Nuevo parole di Italiano: fattoria (farm), caseificio (cheese house),
The official first week of classes for Universita’ degli studi di Parma has begun. So what did we do this week? We had some experiences on the Parma buses, learned some Italian, visited a farm, enrolled in the University, and paid some rent.
We have now figured out the bus system here in the city. As you know, our last trip on the buses lasted a little bit longer than we expected it to. We now have a bus pass for a month, and then in April we can buy a three month bus pass if we want to. They only sell the “three month” passes every three months.
After our bus adventure, Federico decided the next day that he would pick us up at our apartment. We went to the vet faculty and did some more translating of the blog and learned some more grammar from Federico.

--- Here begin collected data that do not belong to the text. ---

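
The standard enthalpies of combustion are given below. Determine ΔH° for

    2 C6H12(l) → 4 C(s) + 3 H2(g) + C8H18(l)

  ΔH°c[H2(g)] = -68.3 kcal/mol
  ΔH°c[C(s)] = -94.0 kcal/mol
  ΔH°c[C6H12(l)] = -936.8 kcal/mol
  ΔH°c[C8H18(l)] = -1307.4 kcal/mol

With combustion enthalpies, reactants minus products:
= [2·(-936.8)] − [4·(-94.0) + 3·(-68.3) + 1·(-1307.4)]
= 14.7 kcal/mol

ΔH° = 14.7 kcal/mol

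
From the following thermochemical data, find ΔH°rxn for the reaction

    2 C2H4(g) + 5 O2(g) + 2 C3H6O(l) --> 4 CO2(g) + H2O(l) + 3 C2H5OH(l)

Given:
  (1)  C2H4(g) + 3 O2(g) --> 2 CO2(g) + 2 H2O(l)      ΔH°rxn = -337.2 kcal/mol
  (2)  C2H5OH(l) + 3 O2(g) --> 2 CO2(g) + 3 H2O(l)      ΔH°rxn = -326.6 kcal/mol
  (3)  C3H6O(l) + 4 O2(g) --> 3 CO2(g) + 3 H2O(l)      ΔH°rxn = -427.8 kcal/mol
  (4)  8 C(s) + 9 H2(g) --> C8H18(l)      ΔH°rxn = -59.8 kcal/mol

ΔH°rxn = -550.2 kcal/mol

(1) × 2 (×2 to match 2 C2H4(g) in the target): (2)·(-337.2) = -674.4 kcal/mol
(2) reversed and × 3 (reverse to put C2H5OH(l) on the product side; ×3 to match 3 C2H5OH(l) in the target): (-3)·(-326.6) = +979.8 kcal/mol
(3) × 2 (scale by 2 for the 2 C3H6O(l)): (2)·(-427.8) = -855.6 kcal/mol
(4): not needed (C(s) appears nowhere else).
ΔH°rxn = (2)·(-337.2) + (-3)·(-326.6) + (2)·(-427.8) = -550.2 kcal/mol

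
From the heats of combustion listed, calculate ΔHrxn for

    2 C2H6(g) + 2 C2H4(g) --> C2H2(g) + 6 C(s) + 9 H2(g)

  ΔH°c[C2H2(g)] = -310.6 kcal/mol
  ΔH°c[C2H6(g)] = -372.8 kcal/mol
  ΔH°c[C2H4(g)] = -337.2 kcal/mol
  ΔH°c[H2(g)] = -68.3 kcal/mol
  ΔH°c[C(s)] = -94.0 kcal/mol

ΔHrxn = 69.3 kcal/mol

Using ΔH = Σ nΔHc°(reactants) − Σ nΔHc°(products):
= [2·(-372.8) + 2·(-337.2)] − [1·(-310.6) + 6·(-94.0) + 9·(-68.3)]
= 69.3 kcal/mol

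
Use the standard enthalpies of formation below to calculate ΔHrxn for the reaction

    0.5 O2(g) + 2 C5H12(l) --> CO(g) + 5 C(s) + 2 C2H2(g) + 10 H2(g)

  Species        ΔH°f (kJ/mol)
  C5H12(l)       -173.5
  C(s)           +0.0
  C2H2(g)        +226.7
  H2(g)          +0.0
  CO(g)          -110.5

ΔH°rxn = Σ nΔHf°(products) − Σ nΔHf°(reactants).
Products: 1·(-110.5) + 5·(+0.0) + 2·(+226.7) + 10·(+0.0) = +342.9
Reactants: 1/2·(+0.0) + 2·(-173.5) = -347.0
ΔHrxn = (+342.9) − (-347.0) = 689.9 kJ/mol

ΔHrxn = 689.9 kJ/mol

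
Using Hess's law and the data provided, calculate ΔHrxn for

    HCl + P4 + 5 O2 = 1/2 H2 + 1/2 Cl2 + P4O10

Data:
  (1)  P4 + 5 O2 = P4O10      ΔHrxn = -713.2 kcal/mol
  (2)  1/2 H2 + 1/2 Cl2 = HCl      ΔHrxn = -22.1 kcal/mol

ΔHrxn = -691.1 kcal/mol

(1) as written: -713.2 kcal/mol
(2) reversed: +22.1 kcal/mol
Summing the manipulated equations, ΔHrxn = (1)·(-713.2) + (-1)·(-22.1) = -691.1 kcal/mol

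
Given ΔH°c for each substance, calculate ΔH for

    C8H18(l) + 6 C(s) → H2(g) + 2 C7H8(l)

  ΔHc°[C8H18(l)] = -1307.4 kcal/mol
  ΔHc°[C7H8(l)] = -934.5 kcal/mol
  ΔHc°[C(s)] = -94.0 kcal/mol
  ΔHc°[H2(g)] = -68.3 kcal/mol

Using ΔH = Σ nΔHc°(reactants) − Σ nΔHc°(products):
= [1·(-1307.4) + 6·(-94.0)] − [1·(-68.3) + 2·(-934.5)]
= 65.9 kcal/mol

ΔH = 65.9 kcal/mol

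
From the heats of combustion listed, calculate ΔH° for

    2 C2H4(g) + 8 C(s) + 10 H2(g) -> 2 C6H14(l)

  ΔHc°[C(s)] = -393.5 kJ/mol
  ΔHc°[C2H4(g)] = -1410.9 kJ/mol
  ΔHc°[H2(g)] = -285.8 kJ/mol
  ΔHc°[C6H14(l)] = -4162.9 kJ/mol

ΔH° = -502.0 kJ/mol

Using ΔH = Σ nΔHc°(reactants) − Σ nΔHc°(products):
= [2·(-1410.9) + 8·(-393.5) + 10·(-285.8)] − [2·(-4162.9)]
= -502.0 kJ/mol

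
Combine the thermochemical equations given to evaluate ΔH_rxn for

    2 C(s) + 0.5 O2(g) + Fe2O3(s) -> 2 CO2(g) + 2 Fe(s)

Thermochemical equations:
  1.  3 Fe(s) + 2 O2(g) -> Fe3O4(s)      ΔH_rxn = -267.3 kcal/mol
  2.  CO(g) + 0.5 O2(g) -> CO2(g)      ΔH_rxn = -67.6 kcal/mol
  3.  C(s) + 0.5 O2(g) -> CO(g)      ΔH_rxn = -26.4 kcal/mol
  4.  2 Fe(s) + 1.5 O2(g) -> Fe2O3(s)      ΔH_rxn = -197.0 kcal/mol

eq. 1: not needed (Fe3O4(s) appears nowhere else).
eq. 2 × 2 (scale by 2 for the 2 CO2(g)): (2)·(-67.6) = -135.2 kcal/mol
eq. 3 × 2 (×2 to match 2 C(s) in the target): (2)·(-26.4) = -52.8 kcal/mol
eq. 4 reversed (Fe2O3(s) must end up as a reactant): +197.0 kcal/mol
Summing the manipulated equations, ΔH_rxn = (-135.2) + (-52.8) + (+197.0) = 9.0 kcal/mol

ΔH_rxn = 9.0 kcal/mol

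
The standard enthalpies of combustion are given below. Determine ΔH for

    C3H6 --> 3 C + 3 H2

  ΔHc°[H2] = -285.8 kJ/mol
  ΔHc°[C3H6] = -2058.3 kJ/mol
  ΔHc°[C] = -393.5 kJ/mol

ΔH = -20.4 kJ/mol

Using ΔH = Σ nΔHc°(reactants) − Σ nΔHc°(products):
= [1·(-2058.3)] − [3·(-393.5) + 3·(-285.8)]
= -20.4 kJ/mol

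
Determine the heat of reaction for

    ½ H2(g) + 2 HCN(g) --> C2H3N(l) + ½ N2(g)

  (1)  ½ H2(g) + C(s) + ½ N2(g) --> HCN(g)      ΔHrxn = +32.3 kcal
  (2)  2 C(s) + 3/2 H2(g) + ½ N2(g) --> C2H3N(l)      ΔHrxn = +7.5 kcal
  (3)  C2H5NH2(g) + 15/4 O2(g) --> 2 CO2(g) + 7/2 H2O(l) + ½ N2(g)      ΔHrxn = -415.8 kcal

ΔHrxn = -57.1 kcal

(1) reversed and × 2: (-2)·(+32.3) = -64.6 kcal
(2) as written: +7.5 kcal
(3): not needed.
Since enthalpy is a state function, ΔHrxn = (-2)·(+32.3) + (1)·(+7.5) = -57.1 kcal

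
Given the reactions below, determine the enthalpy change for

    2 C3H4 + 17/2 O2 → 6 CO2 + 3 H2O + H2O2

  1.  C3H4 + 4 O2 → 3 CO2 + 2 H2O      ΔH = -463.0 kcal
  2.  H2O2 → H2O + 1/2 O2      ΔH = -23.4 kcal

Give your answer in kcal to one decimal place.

ΔH = -902.6 kcal

eq. 1 × 2: (2)·(-463.0) = -926.0 kcal
eq. 2 reversed: +23.4 kcal
Combining the equations, ΔH = (2)·(-463.0) + (-1)·(-23.4) = -902.6 kcal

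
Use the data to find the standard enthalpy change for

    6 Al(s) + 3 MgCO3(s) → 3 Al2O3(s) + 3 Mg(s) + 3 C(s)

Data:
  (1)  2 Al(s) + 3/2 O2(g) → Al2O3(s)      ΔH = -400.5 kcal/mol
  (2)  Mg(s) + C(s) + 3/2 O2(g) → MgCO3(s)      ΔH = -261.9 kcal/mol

(1) × 3 (scale by 3 for the 3 Al2O3(s)): (3)·(-400.5) = -1201.5 kcal/mol
(2) reversed and × 3 (MgCO3(s) must end up as a reactant; ×3 to match 3 MgCO3(s) in the target): (-3)·(-261.9) = +785.7 kcal/mol
Summing the manipulated equations, ΔH = (-1201.5) + (+785.7) = -415.8 kcal/mol

ΔH = -415.8 kcal/mol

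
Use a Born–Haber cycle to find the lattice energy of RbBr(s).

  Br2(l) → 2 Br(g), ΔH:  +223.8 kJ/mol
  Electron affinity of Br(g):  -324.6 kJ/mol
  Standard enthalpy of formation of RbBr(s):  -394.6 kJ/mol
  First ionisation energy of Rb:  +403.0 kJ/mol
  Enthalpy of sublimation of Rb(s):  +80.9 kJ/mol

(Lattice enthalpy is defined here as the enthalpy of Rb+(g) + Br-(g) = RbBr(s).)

U = -665.8 kJ/mol

ΔHf° = 1·ΔHsub + 1·(ΣIE) + 1/2·D(Br2) + 1·EA + U
-394.6 = 1·(+80.9) + 1·(+403.0) + 1/2·(+223.8) + 1·(-324.6) + U
U = -394.6 − (+271.2) = -665.8 kJ/mol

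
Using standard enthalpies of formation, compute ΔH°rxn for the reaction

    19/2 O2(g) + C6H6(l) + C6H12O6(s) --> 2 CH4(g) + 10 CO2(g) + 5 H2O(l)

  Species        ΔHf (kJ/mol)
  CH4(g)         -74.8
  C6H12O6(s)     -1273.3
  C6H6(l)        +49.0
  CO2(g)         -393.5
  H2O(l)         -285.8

ΔH°rxn = -4289.3 kJ/mol

Products: 2·(-74.8) + 10·(-393.5) + 5·(-285.8) = -5513.6
Reactants: 19/2·(+0.0) + 1·(+49.0) + 1·(-1273.3) = -1224.3
ΔH°rxn = (-5513.6) − (-1224.3) = -4289.3 kJ/mol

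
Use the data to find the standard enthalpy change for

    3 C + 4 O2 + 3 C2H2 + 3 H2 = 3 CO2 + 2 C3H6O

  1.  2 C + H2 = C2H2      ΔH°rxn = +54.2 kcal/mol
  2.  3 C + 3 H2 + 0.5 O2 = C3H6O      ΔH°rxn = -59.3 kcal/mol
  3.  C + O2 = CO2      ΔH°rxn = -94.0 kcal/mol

ΔH°rxn = -563.2 kcal/mol

eq. 1 reversed and × 3 (C2H2 must end up as a reactant; scale by 3 for the 3 C2H2): (-3)·(+54.2) = -162.6 kcal/mol
eq. 2 × 2 (scale by 2 for the 2 C3H6O): (2)·(-59.3) = -118.6 kcal/mol
eq. 3 × 3 (scale by 3 for the 3 CO2): (3)·(-94.0) = -282.0 kcal/mol
ΔH°rxn = (-162.6) + (-118.6) + (-282.0) = -563.2 kcal/mol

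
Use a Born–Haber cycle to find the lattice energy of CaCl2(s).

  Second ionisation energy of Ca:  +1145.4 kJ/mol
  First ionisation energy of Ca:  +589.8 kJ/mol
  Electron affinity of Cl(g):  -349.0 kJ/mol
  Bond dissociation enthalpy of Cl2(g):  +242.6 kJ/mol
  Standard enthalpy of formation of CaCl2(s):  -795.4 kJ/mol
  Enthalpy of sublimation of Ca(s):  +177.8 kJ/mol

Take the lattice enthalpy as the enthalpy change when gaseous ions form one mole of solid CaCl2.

U = -2253.0 kJ/mol

ΔHf° = 1·ΔHsub + 1·(ΣIE) + 1·D(Cl2) + 2·EA + U
-795.4 = 1·(+177.8) + 1·(+1735.2) + 1·(+242.6) + 2·(-349.0) + U
U = -795.4 − (+1457.6) = -2253.0 kJ/mol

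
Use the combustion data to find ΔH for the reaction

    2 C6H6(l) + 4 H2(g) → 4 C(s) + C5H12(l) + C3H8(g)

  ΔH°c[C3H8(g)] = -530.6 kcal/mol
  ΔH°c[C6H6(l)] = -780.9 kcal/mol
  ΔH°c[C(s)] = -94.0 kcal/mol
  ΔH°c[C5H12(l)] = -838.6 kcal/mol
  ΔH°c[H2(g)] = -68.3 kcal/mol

With combustion enthalpies, reactants minus products:
= [2·(-780.9) + 4·(-68.3)] − [4·(-94.0) + 1·(-838.6) + 1·(-530.6)]
= -89.8 kcal/mol

ΔH = -89.8 kcal/mol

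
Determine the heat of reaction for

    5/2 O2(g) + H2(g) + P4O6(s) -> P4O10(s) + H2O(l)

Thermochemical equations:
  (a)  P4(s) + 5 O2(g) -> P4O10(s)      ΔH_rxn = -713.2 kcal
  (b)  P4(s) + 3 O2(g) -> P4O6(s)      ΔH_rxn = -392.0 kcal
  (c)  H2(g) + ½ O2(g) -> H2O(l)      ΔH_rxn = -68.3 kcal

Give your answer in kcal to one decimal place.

(a) as written: -713.2 kcal
(b) reversed: +392.0 kcal
(c) as written: -68.3 kcal
ΔH_rxn = (1)·(-713.2) + (-1)·(-392.0) + (1)·(-68.3) = -389.5 kcal

ΔH_rxn = -389.5 kcal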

Wednesday, Federico picked us up in the vet faculty’s van. This van is like a box. The sides and the back are literally straight up and down. From our apartment we went to a dairy farm owned by the Scalabrini family, about 25 kilometers outside of the city. It is a “antica fattoria e caseifico”, meaning it is an old farm and a cheese house. The site includes its 300 cow dairy operation, its cheese production facility, and a store. This combination is something found often in Italy. As they are producing genuine parmigiano-reggiano cheese, they cannot feed fermented forages or TMR as per their co-op’s requirements. They feed hay and grain. They are not looking for quantity, but quality. Further, the evenings milk sets in shallow vats in the cheese plant overnight in order to separate the solids, and when the mornings milk arrives, the partially-skimmed milk is added, and the cheese making process begins. This means that timing is crucial. As such, the farm uses a double 14 parlor in order to milk their 300 cows fast to feed the cheese plant. This is a common practice in Italy. Unlike in the States where parlors often run around the clock, they only milk for 4 hours a day to get the milk to their cheese plant on time. At the end of the tour, Federico bought us 2 kilograms of Parmigiano-Reggiano cheese, and the farm owner gave us what is an equivalent to about 2 containers of fresh Ricotta cheese. (Grazie mille per Federico e la famigla Scalabrini!) We mixed the ricotta with some tomato sauce and threw it in with some big noodles for dinner. It was very delicious.
Today Federico picked us up again and took is to the central offices of the University in a small car, called a Fiat Panda.
The offices are located in the center of the city in a building that we have heard is upwards of 400 years old. According to [http://old.unipr.it/ects.php?info=Guidaateneo&tipo=a0506&ID=4&lang=en], the earliest diploma found from the University was from 962 AD. In the central offices, we went to the Erasmus department, which is the European name for an exchange program. Here, we paid our rent (350€, which is roughly $482), got enrolled in the University, and learned about the bus system as I mentioned earlier. However, to be fully enrolled, we need to bring passport-type photos to the Erasmus office, so we can get our ID cards and our exam booklet. Luckily, we can just go to a photo booth (like the fun ones in malls) at the train station to get instant passport photos ourselves, relatively cheaply. Once that is finished, we will be completely enrolled.
After enrollment, we took the bus “campus”. What they call campus is where the main academic buildings and departments are, including the basics: The ag school, engineering, math, sciences, and linguistics, among others. We headed to the linguistics department for our first day of an elementary Italian course. It was a bit overwhelming, but the translating that we did, our background in Spanish, and the lessons with Federico gave us enough background to understand what was going on—for the most part. In the class there were students from Poland, Portugal, the UK, and Iran. They knew much more Italian than we did.
Following class, we went back to the central offices for a meeting for Erasmus students about a teaching placement opportunity. The University partners with local primary and middle schools and lets exchange students help teachers teach their native language. This means that we would be able to go to an elementary or middle school and help teach English-an AWESOME opportunity. We also can get credit for this if we put in enough hours. Our ability to do this will depend on our class schedule, which we will find out about next week.
One more day of classes, and then we are off to Milan for a day trip on Saturday (at least that is the plan so far).